Scalable cyberinfrastructure for life science research
Over the last decade, the discipline of life sciences has benefited tremendously from new, massively parallel, and highly quantitative technologies. These technologies have facilitated rapid data acquisition at an increasingly higher resolution and throughput across all forms of modalities. Transformational advances in information technology have complemented and fueled this phenomenal growth in data acquisition, including cloud and high performance computing, large-scale data management systems, and high-bandwidth networks. Managing the lifecycle of these datasets from acquisition and analysis to publication and archiving often necessitates interdisciplinary collaborations with geographically distributed teams of experts. A common requirement for these interdisciplinary teams is access to integrated computational platforms that are flexible and scalable. These platforms must provide access to appropriate hardware and software resources that support diverse data types, computational scalability needs, and the usage patterns of diverse research communities.

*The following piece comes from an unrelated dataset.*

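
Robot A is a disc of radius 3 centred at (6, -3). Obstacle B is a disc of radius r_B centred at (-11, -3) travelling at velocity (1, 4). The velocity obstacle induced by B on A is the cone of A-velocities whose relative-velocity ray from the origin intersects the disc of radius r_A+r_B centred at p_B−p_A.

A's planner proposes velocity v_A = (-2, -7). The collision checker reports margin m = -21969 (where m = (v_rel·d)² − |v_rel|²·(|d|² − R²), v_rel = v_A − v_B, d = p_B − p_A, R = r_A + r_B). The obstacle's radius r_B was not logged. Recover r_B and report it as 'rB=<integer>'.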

This talk with focus on my work on two platforms addressing scalable data management and analysis in life science research. CyVerse, a National Science Foundation (NSF) funded cyberinfrastructure project launched in 2008 (as iPlant Collaborative), provides computational resources associated with managing data-driven research, collaborations, and discoveries. The computational infrastructure that CyVerse provides consists of several modular components that connect data, tools, storage, computational resources, and knowledge resources. By focusing on building software and systems to provide access to these components, CyVerse is enabling third-party platforms to leverage its underlying resources to scale their services and more easily interoperate with one another. CoGe, funded by NSF, USDA, and GBMF, is one such platform that is Powered by CyVerse, and provides data management and comparative analysis for over 21,000 genomes from 17,000 organisms. CoGe also permits researchers to add new genomes, keep them private, share them will collaborators, and make them fully public as well as a variety of pipelines to seamlessly integration all types of functional and diversity genomics data for downstream analysis and visualization. In addition, each analysis run through CoGe being assigned a unique URL that permits its exact regeneration ensuring long-term reproducibility, and all of CoGe’s data and analyses are available for programmers to use through its REST APIs.
These platforms are part of a larger ecosystem of interoperable computational resources, enabling researchers to seamlessly move their data and analyses across platforms, and permits new platforms to be created using backend services. This permits the global community of computational biologists, bioinformaticists, and life science programmers to focus on solving new problems rather than resolving old problems.